Originally Posted by
wym123
Socionics does not follow that area of research. It is a framework that is constructed in the absense of any such empirical data. Because of that reason, it is imperative to establish its empirical justification in an objectively controlled experiment. You should have already figure out why empirical justification is very important to science. Science only deals itself with the real world, not some imaginative fantasy land where everything is ideal.
I'm well aware of these issues. In fact, I wrote an article on exactly this topic in Russian at my site (you can read a heinous Internet translation at
http://babelfish.altavista.com/babel.../imagine.shtml)

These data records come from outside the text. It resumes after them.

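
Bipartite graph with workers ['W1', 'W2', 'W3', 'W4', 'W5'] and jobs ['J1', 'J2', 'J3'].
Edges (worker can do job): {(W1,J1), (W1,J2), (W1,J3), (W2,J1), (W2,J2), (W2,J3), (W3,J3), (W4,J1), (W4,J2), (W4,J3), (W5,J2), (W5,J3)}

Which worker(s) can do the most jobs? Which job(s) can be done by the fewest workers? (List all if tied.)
Most versatile: W1, W2, W4 (3 jobs); Least covered: J1 (3 workers)

Worker degrees (jobs they can do): W1:3, W2:3, W3:1, W4:3, W5:2
Job degrees (workers who can do it): J1:3, J2:4, J3:5

Maximum worker degree is 3, achieved by: W1, W2, W4
Minimum job degree is 3, achieved by: J1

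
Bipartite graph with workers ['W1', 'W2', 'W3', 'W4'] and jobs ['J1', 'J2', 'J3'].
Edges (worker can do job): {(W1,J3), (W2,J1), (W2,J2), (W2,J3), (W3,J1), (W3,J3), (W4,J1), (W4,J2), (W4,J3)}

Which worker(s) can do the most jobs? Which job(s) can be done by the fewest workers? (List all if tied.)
Most versatile: W2, W4 (3 jobs); Least covered: J2 (2 workers)

Worker degrees (jobs they can do): W1:1, W2:3, W3:2, W4:3
Job degrees (workers who can do it): J1:3, J2:2, J3:4

Maximum worker degree is 3, achieved by: W2, W4
Minimum job degree is 2, achieved by: J2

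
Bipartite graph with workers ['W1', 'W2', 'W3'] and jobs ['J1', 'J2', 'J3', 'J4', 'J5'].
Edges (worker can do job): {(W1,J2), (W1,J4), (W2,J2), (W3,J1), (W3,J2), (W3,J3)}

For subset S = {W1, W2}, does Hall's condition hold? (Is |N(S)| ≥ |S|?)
Yes: |N(S)| = 2, |S| = 2

Subset S = {W1, W2}
Neighbors N(S) = {J2, J4}

|N(S)| = 2, |S| = 2
Hall's condition: |N(S)| ≥ |S| is satisfied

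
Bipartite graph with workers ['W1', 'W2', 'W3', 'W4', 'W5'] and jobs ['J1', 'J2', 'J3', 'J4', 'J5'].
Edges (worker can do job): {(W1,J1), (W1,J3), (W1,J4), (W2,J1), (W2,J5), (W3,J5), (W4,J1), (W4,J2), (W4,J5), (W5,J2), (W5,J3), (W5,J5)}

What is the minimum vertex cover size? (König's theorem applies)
Minimum vertex cover size = 5

By König's theorem: in bipartite graphs,
min vertex cover = max matching = 5

Maximum matching has size 5, so minimum vertex cover also has size 5.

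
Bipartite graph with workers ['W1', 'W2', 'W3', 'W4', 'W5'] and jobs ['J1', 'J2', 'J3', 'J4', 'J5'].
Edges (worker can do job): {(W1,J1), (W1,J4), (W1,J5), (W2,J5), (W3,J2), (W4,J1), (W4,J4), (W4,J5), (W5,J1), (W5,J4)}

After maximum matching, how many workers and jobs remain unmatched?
Unmatched: 1 workers, 1 jobs

Maximum matching size: 4
Workers: 5 total, 4 matched, 1 unmatched
Jobs: 5 total, 4 matched, 1 unmatched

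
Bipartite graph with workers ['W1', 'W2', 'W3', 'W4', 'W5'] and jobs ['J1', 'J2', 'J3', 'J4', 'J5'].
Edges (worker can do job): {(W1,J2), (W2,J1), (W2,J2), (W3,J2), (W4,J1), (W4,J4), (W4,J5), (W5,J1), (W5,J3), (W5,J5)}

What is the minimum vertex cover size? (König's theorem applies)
Minimum vertex cover size = 4

By König's theorem: in bipartite graphs,
min vertex cover = max matching = 4

Maximum matching has size 4, so minimum vertex cover also has size 4.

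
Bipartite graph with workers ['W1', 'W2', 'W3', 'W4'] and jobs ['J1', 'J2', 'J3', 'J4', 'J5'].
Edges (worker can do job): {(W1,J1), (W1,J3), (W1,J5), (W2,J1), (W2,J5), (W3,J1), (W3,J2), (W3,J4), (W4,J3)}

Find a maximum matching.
Matching: {(W1,J5), (W2,J1), (W3,J4), (W4,J3)}

Maximum matching (size 4):
  W1 → J5
  W2 → J1
  W3 → J4
  W4 → J3

Each worker is assigned to at most one job, and each job to at most one worker.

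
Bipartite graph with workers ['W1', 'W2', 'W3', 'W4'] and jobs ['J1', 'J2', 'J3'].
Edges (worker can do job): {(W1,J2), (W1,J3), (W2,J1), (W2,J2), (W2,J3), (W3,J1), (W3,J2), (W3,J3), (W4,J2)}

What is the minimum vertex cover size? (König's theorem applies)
Minimum vertex cover size = 3

By König's theorem: in bipartite graphs,
min vertex cover = max matching = 3

Maximum matching has size 3, so minimum vertex cover also has size 3.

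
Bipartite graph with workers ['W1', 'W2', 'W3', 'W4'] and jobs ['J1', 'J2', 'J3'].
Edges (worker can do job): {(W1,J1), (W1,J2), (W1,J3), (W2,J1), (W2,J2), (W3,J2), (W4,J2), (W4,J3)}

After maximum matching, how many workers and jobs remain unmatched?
Unmatched: 1 workers, 0 jobs

Maximum matching size: 3
Workers: 4 total, 3 matched, 1 unmatched
Jobs: 3 total, 3 matched, 0 unmatched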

This article is about a 'thought experiment' where scientific research reveals mental structures somewhat similar to what socionics proposes, but with a number of differences. What now? -- I basically ask in the article. It's just food for thought and to show the difference between empirical science versus inductive theories.
Let me explain why these realizations don't particularly faze my socionics activities.
1.
Empirical science can give you data, but it can't tell you what to do! Take, for example, the Big 5 personality traits. You read about it, test yourself ... and then what? So??? Now take something like dream analysis. Now there's something interesting to discover in yourself and try to understand and, to a degree, apply to life. Socionics has great potential to help one understand what to do.
Imagine that you have a friend who is having some real-life problems with work or relationships. Try to help him using empirical data ... ... ...
2. There is no doubt that differentiation of the human psyche exists, and that this differentiation affects relationships. Socionics is the best theory so far about the nature of this differentiation. Even if socionics can not be proven empirically at the moment, something
like socionics undoubtedly exists. This is obvious to me, even from an evolutionary standpoint.
3. Empirical science lags far behind what is obvious to people themselves -- that people are different. In the entire field of culture and social phenomena, circulation of ideas, values, etc., empirical science has made only the most minimal progress, due to the hard-to-measure nature of the subject. And yet life goes on, things happen, relationships form and break up, and people base their decisions and perception on anything
but empirical scientific data.
4. Different cultures have different attitudes towards science. Here in Russia/Ukraine, scientific thinking is less tied to empiricism. The result is that there have been a lot of very creative, ingenious discoveries. By comparison, American science seems plodding and heavy-weight, as if researchers go out of their way not to make any hypotheses. They just keep on gathering and gathering data... So I see a bit of perceptual lopsidedness in the "deduction only" approach.
5. Subjective personal experience that seems to confirm socionics.